Most mornings, I walk Grace and Whit into their respective school buildings.  Occasionally, if I have to make it to an early meeting or something, I do “live drop off” instead, letting them hop out of the car while I idle at the curb.  For some reason this always brings tears to my eyes.  There’s something about their backpacks bobbing away from me, their independence, their resolve, their enthusiasm for school – all of it mixes up into a cocktail that brings tears to my eyes as surely as onions on the chopping board or Circle Game on the radio.

The other morning was no different.  I drove away, blinking back my tears, and suddenly I thought: these are the years they will remember as their childhood.  We had driven to school all belting out Edge of Glory together, and then we had sat in the car near school singing along until the song ended.  I looked in the rear view mirror to catch them grinning at each other, overwhelmed again with the realization that tiny things can bring sheer joy for them.

I remember when Grace turned four thinking: okay, this really matters now.  That is because my own memories of childhood begin when I am about four.  I actually don’t have that many memories of my childhood, and those I do exist in a slippery kind of way: am I remembering the actual event, or the picture I’ve seen so many times of the event?  I wonder if part of why I write things down so insistently now is to address this very fact, this inability to remember when I so desperately wish I could.

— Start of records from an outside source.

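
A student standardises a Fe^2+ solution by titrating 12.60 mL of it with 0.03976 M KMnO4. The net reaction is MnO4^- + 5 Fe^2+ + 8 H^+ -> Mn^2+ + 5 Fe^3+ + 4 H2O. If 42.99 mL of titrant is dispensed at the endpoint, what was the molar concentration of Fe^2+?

n(KMnO4) = 0.03976 x 0.04299 = 0.001709 mol.
From the balanced equation, 1 mol KMnO4 reacts with 5 mol Fe^2+, so n(Fe^2+) = 0.001709 x 5/1 = 0.008546 mol.
[Fe^2+] = 0.008546 / 0.01260 L = 0.678 M.

0.678 M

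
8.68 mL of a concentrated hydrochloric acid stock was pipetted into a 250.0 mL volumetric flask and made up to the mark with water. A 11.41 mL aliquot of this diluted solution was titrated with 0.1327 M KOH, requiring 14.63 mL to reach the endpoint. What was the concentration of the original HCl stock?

4.90 M

n(KOH) = 0.1327 x 0.01463 = 0.001941 mol.
n(HCl) in the aliquot = 0.001941 mol.
[diluted HCl] = 0.001941 / 0.01141 = 0.1701 M.
Dilution factor = 250.0/8.680 = 28.80, so [stock] = 0.1701 x 28.80 = 4.90 M.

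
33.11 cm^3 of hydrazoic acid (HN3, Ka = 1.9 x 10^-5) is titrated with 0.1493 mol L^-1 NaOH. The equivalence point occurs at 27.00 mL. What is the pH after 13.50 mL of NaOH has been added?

13.50 mL is exactly half the equivalence volume (27.00/2), i.e. the half-equivalence point.
There, n(HA) = n(A^-), so pH = pKa = -log(1.9 x 10^-5) = 4.72.

4.72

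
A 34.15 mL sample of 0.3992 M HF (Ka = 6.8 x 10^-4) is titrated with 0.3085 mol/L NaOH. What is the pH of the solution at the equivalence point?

n(HF) = 0.3992 x 0.03415 = 0.01363 mol; V(NaOH) at equivalence = 0.01363/0.3085 = 0.04419 L.
At equivalence all the acid is converted to F-; total volume = 0.03415 + 0.04419 = 0.07834 L, so [F-] = 0.01363/0.07834 = 0.1740 M.
Kb = Kw/Ka = 1.0e-14 / 6.8 x 10^-4 = 1.47e-11.
[OH^-] = sqrt(Kb x [F-]) = sqrt(1.47e-11 x 0.1740) = 1.60e-6 M.
pOH = 5.80, so pH = 14.00 - 5.80 = 8.20.

8.20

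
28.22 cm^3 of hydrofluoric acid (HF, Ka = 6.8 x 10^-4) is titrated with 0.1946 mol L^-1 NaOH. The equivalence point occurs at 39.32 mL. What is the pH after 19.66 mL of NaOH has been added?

3.17

19.66 mL is exactly half the equivalence volume (39.32/2), i.e. the half-equivalence point.
There, n(HA) = n(A^-), so pH = pKa = -log(6.8 x 10^-4) = 3.17.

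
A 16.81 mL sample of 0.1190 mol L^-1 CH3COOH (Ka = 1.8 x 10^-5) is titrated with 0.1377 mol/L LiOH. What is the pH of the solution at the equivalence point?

n(CH3COOH) = 0.1190 x 0.01681 = 0.002000 mol; V(LiOH) at equivalence = 0.002000/0.1377 = 0.01453 L.
At equivalence all the acid is converted to CH3COO-; total volume = 0.01681 + 0.01453 = 0.03134 L, so [CH3COO-] = 0.002000/0.03134 = 0.06383 M.
Kb = Kw/Ka = 1.0e-14 / 1.8 x 10^-5 = 5.56e-10.
[OH^-] = sqrt(Kb x [CH3COO-]) = sqrt(5.56e-10 x 0.06383) = 5.96e-6 M.
pOH = 5.23, so pH = 14.00 - 5.23 = 8.77.

8.77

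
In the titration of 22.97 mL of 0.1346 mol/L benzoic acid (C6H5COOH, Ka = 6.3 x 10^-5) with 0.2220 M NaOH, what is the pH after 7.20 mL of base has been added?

4.23

Initial n(C6H5COOH) = 0.1346 x 0.02297 = 0.003092 mol.
n(NaOH) added = 0.2220 x 0.007200 = 0.001598 mol, converting that many moles of C6H5COOH to C6H5COO-.
Remaining n(C6H5COOH) = 0.001493 mol; n(C6H5COO-) = 0.001598 mol.
By Henderson-Hasselbalch, pH = pKa + log([A^-]/[HA]) = 4.20 + log(0.001598/0.001493) = 4.20 + (+0.03) = 4.23.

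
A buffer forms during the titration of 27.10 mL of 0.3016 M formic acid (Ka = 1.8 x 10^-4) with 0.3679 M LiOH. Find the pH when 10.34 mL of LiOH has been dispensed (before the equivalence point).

3.68

Initial n(HCOOH) = 0.3016 x 0.02710 = 0.008173 mol.
n(LiOH) added = 0.3679 x 0.01034 = 0.003804 mol, converting that many moles of HCOOH to HCOO-.
Remaining n(HCOOH) = 0.004369 mol; n(HCOO-) = 0.003804 mol.
By Henderson-Hasselbalch, pH = pKa + log([A^-]/[HA]) = 3.74 + log(0.003804/0.004369) = 3.74 + (-0.06) = 3.68.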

My flashes of memory, as limited as they are, begin in the second apartment we lived in in Paris.  I was four-ish.  So, my assumption was that Grace and Whit would start remembering things from the same general time period.  Certainly, they will remember these days.  The power of the most mundane moments and experiences – something I’ve long believed fiercely in – was probably particularly on my mind after reading The Long Goodbye last week.  For sure, O’Rourke’s memoir had me thinking particularly of the memories of our mothers that endure.

And so I drove into Boston, my eyes still blurry with tears, watching the outrageously beautiful trees that line the Charles, the river that throbs through the heart of my home, wondering what it is that Grace and Whit will remember of these days.  We are “deep in the happy hours,” as Glenda Burgess put it in her stunning memoir The Geography of Love, and one thing I’m certain of is that it will be the small moments that most sturdily abide.  Will they remember the notice things walks, the trips to the tower at Mount Auburn, trapeze school, and chocolate cake for breakfast?  Will they remember the hundreds of nights that I read to them, tucked them in, administered the sweet dreams head rub, did the ghostie dance, turned on their familiar lullabies?  Will they remember Christmas, and Easter, and Thanksgiving, and their birthdays?

I have no idea what specific events and experiences will be the ones that rise up for my children, out of the dust of the years, some surprising, some familiar.  I could easily drive myself insane trying to make sure every single day is stuffed with memories.  But I choose not to do that, because, as I’ve written before, the memories that I come back to, rubbing them over in my mind like a hand worrying a smooth stone in my pocket, are almost all from days and moments that were utterly unremarkable, unmemorable, as I lived them.  I assume this will also be true for Grace and Whit.  So I suppose all I can do is try to be here, paying attention, to the vast expanse of ordinary days we swim in.  And to remember, every single day, what an immense privilege each one is.